“Part-time farmer” is becoming a trend amongst Vietnamese living in Australia, especially students studying abroad, due to high demands by the country’s farmers.
As farming has been a major contributor for Vietnam’s financial growth for centuries, many Vietnamese are continuing their country’s agricultural heritage overseas in order to earn a living by doing what their families have done for decades.
Nguyen Van Muoi, a Vietnamese farm owner living in a suburb of Brisbane, Australia got his first job on an Australian farm in the early 1980s in order to eke out enough money to pay for daily meals.
Just a few years later, Muoi himself had earned enough money to buy his own farm.

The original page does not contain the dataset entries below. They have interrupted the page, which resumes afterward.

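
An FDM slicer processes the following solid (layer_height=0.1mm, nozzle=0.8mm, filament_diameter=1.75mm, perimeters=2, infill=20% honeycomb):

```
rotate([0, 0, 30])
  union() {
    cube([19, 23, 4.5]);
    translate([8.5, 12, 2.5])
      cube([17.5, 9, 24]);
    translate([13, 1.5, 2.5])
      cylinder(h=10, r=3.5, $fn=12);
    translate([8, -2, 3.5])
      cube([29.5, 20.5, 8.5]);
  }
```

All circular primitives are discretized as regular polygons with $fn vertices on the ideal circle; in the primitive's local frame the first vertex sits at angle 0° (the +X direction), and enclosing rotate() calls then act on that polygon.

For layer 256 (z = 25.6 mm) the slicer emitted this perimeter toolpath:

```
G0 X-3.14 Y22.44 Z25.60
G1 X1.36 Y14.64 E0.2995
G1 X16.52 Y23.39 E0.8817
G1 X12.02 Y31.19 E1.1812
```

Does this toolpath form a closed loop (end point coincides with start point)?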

According to Muoi, about 90 percent of farms in the town of Virginia, the suburb where he lives, are Vietnamese-owned, meaning Vietnamese students studying abroad in Australia are able to easily find summer jobs in the local community.
He also shared that each state in Australia tends to specialize in specific kinds of produce so jobseekers are able to identify regions where they might already be familiar with the crops.
“If you like tomatoes, cucumbers, and bell peppers then Virginia is the place to be,” he said.
Ba Hung, another Vietnamese who has made a home in Australia, began his career in the country working on a large tropical fruit farm with over a hundred cows in the northern Australian city of Darwin.
“Farming not only earns me a fortune, but also comforts my homesickness,” he shared.
He also said that farm owners in some Australian states are required to attend training course on applying pesticides to guarantee both product quality and consumer safety.
|A Vietnamese man picks tomatoes on a farm in Melbourne, Australia. Photo: A. D. / Tuoi Tre|
Farming in Australia is considered a freelance job with few legal commitments due to the seasonal characteristic of each crop.
Jobseekers usually work through agricultural contractors who then supply farm owners with suitable workers.
Many Vietnamese agricultural contractors working in Australia are willing to help their compatriots, especially students, find the suitable jobs that allow them to afford basic necessities and extra expenses.
Some contractors even volunteer instruct inexperienced employees on how to do the work for the first few days in order to help them acclimate to their new environment.
But even with a decent income, issues such as neck and back pain, as well as working in unpleasant weather, make farming a demanding job.
Still, many Vietnamese in Australia see it as a way to make ends meet while maintain their roots.